Dans d'autres pays et au sein d'autres équipes nationales, des débats ont également éclaté au sujet des joueurs ayant la double nationalité ; c'est notamment le cas au Mexique, pays passionné de soccer. Alors qu'il y a peu de temps encore, les joueurs d'origine étrangère étaient accusés de ne pas s'investir à 100 %, la perception a considérablement évolué à cet égard. Interrogé sur l'éventuelle intégration de joueurs issus de l'immigration dans l'équipe pour la Coupe du monde, le sélectionneur mexicain Javier Aguirre a déclaré : « Un bon joueur, s'il remplit toutes les conditions requises, est mexicain, comme toi et moi – et il a donc sa place dans l'équipe. »

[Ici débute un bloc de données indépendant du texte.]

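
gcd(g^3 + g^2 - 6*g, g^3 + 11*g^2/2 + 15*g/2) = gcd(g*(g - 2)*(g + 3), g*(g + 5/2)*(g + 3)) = g^2 + 3*g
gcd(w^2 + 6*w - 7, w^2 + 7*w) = w + 7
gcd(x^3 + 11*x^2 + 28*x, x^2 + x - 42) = x + 7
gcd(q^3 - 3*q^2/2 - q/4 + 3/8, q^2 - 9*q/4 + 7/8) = q - 1/2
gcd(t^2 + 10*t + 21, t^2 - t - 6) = 1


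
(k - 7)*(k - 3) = k^2 - 10*k + 21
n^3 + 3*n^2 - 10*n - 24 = (n - 3)*(n + 2)*(n + 4)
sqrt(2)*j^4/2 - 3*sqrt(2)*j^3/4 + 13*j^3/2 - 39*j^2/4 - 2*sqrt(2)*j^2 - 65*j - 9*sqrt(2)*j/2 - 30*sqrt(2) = (j - 4)*(j + 5/2)*(j + 6*sqrt(2))*(sqrt(2)*j/2 + 1/2)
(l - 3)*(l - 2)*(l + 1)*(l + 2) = l^4 - 2*l^3 - 7*l^2 + 8*l + 12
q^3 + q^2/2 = q^2*(q + 1/2)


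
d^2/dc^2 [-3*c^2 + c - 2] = -6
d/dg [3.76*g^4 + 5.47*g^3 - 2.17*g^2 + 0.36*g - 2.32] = 15.04*g^3 + 16.41*g^2 - 4.34*g + 0.36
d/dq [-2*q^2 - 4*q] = -4*q - 4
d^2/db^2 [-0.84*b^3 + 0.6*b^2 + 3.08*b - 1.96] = 1.2 - 5.04*b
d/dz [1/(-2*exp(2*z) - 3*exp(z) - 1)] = (4*exp(z) + 3)*exp(z)/(2*exp(2*z) + 3*exp(z) + 1)^2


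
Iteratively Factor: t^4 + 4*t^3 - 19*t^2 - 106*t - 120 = (t + 2)*(t^3 + 2*t^2 - 23*t - 60) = (t - 5)*(t + 2)*(t^2 + 7*t + 12) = (t - 5)*(t + 2)*(t + 3)*(t + 4)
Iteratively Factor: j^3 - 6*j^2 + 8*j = (j - 4)*(j^2 - 2*j) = j*(j - 4)*(j - 2)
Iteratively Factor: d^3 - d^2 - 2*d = (d - 2)*(d^2 + d) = d*(d - 2)*(d + 1)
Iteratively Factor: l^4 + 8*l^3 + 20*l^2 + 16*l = (l + 2)*(l^3 + 6*l^2 + 8*l) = (l + 2)*(l + 4)*(l^2 + 2*l) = l*(l + 2)*(l + 4)*(l + 2)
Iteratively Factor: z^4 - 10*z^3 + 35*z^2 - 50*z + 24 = (z - 2)*(z^3 - 8*z^2 + 19*z - 12) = (z - 4)*(z - 2)*(z^2 - 4*z + 3) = (z - 4)*(z - 3)*(z - 2)*(z - 1)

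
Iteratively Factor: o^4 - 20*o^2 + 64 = (o + 4)*(o^3 - 4*o^2 - 4*o + 16) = (o - 2)*(o + 4)*(o^2 - 2*o - 8) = (o - 4)*(o - 2)*(o + 4)*(o + 2)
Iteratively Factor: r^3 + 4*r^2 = (r)*(r^2 + 4*r) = r^2*(r + 4)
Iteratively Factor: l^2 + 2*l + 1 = (l + 1)*(l + 1)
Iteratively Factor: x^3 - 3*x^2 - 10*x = (x + 2)*(x^2 - 5*x) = x*(x + 2)*(x - 5)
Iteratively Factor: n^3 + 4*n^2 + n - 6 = (n + 2)*(n^2 + 2*n - 3) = (n - 1)*(n + 2)*(n + 3)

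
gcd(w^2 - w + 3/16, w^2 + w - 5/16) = w - 1/4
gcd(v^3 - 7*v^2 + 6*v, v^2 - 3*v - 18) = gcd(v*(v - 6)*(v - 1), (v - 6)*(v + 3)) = v - 6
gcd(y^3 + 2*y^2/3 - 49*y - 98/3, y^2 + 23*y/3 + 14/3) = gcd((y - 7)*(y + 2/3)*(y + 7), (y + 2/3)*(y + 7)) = y^2 + 23*y/3 + 14/3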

La cohésion sociale: la clé du succès

Dans l'ensemble, l'affaire Özil montre que l'intégration doit être réciproque. En tant que supporter de soccer allemand, il faudrait se défaire de l'illusion selon laquelle une équipe nationale devrait incarner les mêmes valeurs que celles défendues par les soi-disant« vrais gars » il y a 30 ans, à l'époque où l'Allemagne était encore considérée comme une nation de soccer qui remportait ses matchs avant tout grâce à son engagement et sa combativité. Ce raisonnement contradictoire apparaît très clairement lorsqu’on commence par saluer les « nouveaux éléments identitaires », comme le soccer de possession que l’équipe allemande a su mettre en œuvre avec brio lors de la Coupe du monde 2014, pour ensuite remettre soudainement en question l’appartenance de certains joueurs à l’équipe en cas de mauvais tournoi ou de faux pas public de leur part. On assiste alors à un mélange, d'une part, de critiques justifiées à l'encontre de l'individu et, d'autre part, de condamnations chargées d'émotion concernant ce qui se passe sur le terrain. Cela vaut également pour une partie des supporters turcs en Allemagne, qui ne reconnaissent pas leur appartenance à ce pays et reproduisent ce point de vue à l'égard de joueurs comme Özil. Mais les joueurs sont eux aussi sollicités et doivent assumer leurs responsabilités ainsi que leur rôle de modèle. Une communication claire envers l'extérieur et la sensibilisation culturelle qui en découle ne devraient pas justifier de telles actions, mais pourraient au moins permettre de mieux comprendre les motivations et ainsi apaiser le ton du débat. Seul un environnement tolérant de la part de tous garantira à l'avenir un meilleur travail auprès des jeunes talents dans le monde du soccer allemand. Sinon, des cas comme celui de Mesut Özil continueront de diviser la société.